Range of b12 doses that have turned on healing evidenced by sudden increase in potassium and Metafolin needed

methylb12 dose 15mcg absorbed estimated to 180mg injected daily
adenosylb12 dose - 15mcg absorbed to 10mg absorbed

Methylfolate - person without b12 deficiency, no B12 startup, no methylation startup, no ATP startup - 800mcg
Methylfolate - person with b12 deficiency, b12 startup, methylation startup, ATP startup - 1600-4000mcg
Methylfolate - person with b12 deficiency, methylation startup, ATP startup, paradoxical folate deficiency with folic acid, 6000-8000mcg
Methylfolate - person with b12 deficiency, b12 startup, ATP startup, paradoxical folate deficiency with folic acid and folinic acid-veggie-folate, 12mg - 30mg

Potassium - with b12 deficiency, B12 startup, methylation startup, ATP startup - 1600mg- 3000mg
Potassium - no deficiency, no cfs, no fms, no methylation startup, no ATP startup, no B12 startup, - 99mg

You have suggested that there is some proportionality in healing start-up and I maintained it turned on suddenly. You said that was because of the large doses of mb12. With healing able to "turn on" as low as 15-50mcg absorbed (1/10-1/4 of a 1mg sublingual) mb12 and 200mcg of Metafolin, and then to have the healing so triggered not stop with folate insufficiency symptoms until the doses reached the range above determined NOT by mb12 and/or adb12 dose, but rather by how the person reacts to folic/folinic acid it would appear, and for the potassium to go to that same range in a single sudden jump and sometimes needing relatively minor adjustment in certain predictable circumstances.
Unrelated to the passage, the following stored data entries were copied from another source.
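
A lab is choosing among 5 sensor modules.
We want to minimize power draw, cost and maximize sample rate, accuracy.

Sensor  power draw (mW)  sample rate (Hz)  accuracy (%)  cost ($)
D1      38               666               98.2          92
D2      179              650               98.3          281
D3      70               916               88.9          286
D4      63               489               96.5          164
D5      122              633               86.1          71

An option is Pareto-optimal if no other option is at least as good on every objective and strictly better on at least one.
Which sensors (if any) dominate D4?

D1

D1: power draw 38≤63, sample rate 666≥489, accuracy 98.2≥96.5, cost 92≤164 — dominates D4.
Others (D2, D3, D5) are each worse than D4 on at least one objective.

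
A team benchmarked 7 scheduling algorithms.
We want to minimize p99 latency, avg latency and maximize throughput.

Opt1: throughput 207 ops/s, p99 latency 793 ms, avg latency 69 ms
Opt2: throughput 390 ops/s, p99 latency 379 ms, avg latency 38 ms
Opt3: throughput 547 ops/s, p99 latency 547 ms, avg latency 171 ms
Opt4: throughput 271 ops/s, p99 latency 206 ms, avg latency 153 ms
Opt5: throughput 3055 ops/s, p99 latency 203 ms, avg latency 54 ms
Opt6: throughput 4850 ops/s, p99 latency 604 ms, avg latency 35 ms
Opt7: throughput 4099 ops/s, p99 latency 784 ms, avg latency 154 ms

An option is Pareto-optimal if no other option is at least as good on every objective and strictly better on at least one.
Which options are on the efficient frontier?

Opt2, Opt5, Opt6

Opt1: dominated by Opt2 (throughput 390≥207, p99 latency 379≤793, avg latency 38≤69).
Opt2: not dominated.
Opt3: dominated by Opt5 (throughput 3055≥547, p99 latency 203≤547, avg latency 54≤171).
Opt4: dominated by Opt5 (throughput 3055≥271, p99 latency 203≤206, avg latency 54≤153).
Opt5: not dominated (best p99 latency).
Opt6: not dominated (best throughput).
Opt7: dominated by Opt6 (throughput 4850≥4099, p99 latency 604≤784, avg latency 35≤154).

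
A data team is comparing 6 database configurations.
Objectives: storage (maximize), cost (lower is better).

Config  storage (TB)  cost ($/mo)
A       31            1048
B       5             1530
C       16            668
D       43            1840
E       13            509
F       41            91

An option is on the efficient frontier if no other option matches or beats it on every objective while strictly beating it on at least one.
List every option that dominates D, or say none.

none

A: worse on storage (31 vs 43).
B: worse on storage (5 vs 43).
C: worse on storage (16 vs 43).
E: worse on storage (13 vs 43).
F: worse on storage (41 vs 43).
No option dominates D.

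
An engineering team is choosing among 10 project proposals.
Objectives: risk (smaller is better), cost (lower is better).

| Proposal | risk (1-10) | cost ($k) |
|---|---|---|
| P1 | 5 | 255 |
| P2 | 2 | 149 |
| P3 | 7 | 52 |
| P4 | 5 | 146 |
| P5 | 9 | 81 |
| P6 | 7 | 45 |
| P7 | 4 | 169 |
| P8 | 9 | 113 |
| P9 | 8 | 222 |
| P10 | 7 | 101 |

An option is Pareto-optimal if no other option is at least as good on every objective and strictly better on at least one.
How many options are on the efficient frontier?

P1: dominated by P2 (risk 2≤5, cost 149≤255).
P2: not dominated (best risk).
P3: dominated by P6 (risk 7≤7, cost 45≤52).
P4: not dominated.
P5: dominated by P3 (risk 7≤9, cost 52≤81).
P6: not dominated (best cost).
P7: dominated by P2 (risk 2≤4, cost 149≤169).
P8: dominated by P3 (risk 7≤9, cost 52≤113).
P9: dominated by P2 (risk 2≤8, cost 149≤222).
P10: dominated by P3 (risk 7≤7, cost 52≤101).
Pareto-optimal: P2, P4, P6 → 3.

3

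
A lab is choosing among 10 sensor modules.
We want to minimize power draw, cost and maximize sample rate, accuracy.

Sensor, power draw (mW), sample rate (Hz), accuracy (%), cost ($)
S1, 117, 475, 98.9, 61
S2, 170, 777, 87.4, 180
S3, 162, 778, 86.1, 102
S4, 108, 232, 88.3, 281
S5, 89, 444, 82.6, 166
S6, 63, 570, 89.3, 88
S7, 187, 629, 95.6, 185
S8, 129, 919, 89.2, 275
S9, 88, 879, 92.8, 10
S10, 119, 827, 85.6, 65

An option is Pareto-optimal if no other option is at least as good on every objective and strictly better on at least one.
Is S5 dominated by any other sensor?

Yes

S6 vs S5: power draw 63≤89, sample rate 570≥444, accuracy 89.3≥82.6, cost 88≤166 — S6 is at least as good on every objective and strictly better on at least one, so S6 dominates S5.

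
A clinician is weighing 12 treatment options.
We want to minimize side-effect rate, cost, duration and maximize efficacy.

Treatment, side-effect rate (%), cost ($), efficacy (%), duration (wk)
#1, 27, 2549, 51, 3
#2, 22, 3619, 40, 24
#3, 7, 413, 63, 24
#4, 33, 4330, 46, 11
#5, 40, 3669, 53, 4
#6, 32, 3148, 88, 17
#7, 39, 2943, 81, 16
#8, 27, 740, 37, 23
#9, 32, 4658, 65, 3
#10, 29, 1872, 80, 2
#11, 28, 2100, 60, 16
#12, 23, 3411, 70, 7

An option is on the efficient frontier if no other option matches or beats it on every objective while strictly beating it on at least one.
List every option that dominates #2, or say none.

#3

#3: side-effect rate 7≤22, cost 413≤3619, efficacy 63≥40, duration 24≤24 — dominates #2.
Others (#1, #4, #5, #6, #7, #8, #9, #10, #11, #12) are each worse than #2 on at least one objective.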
Higher doses of mb12 increases greatly the extent, especially CNS and peripheral nerves, and slightly the speed of healing. As many researchers say "B12 allows the body to seek to normal". To relieve the neurological deficiency of adb12 in these people I have recently identified, and hydroxycbl doesn't work and mb12 often doesn't work, and l-carnitine fumarate plus adenosylb12 are both usually needed, mb12 often becoming effective only AFTER the adb12 and l-carnitine, and effective doses of l-carnitine fumarate around 0.5mg before they have absolutely intolerable anxiety, panic etcfrom ATP startup if they have had the adenosylb12 first, otherwise if the have the LCF first then the adb12 has to be micro-titrated from 10mcg or less.. So the person has to titrate slowly along with 200mcg of Metafolin (which causes no particular effects) from < 10mcg of mb12 and < 10mcg of adb12, increasing by like amounts daily until healing turns on. Then the person titrates rapidly on potassium by effect, every couple of hours will do between doses, usually to between 1600 and 2400mg of potassium. Then the person titrates Metafolin by effect every 90 minutes until the folate insufficiency symptoms start decreasing or 3200mcg is reached. Continue the next day if the symptoms continue. Level of folate is determined by type and degree of paradoxical folate deficiency.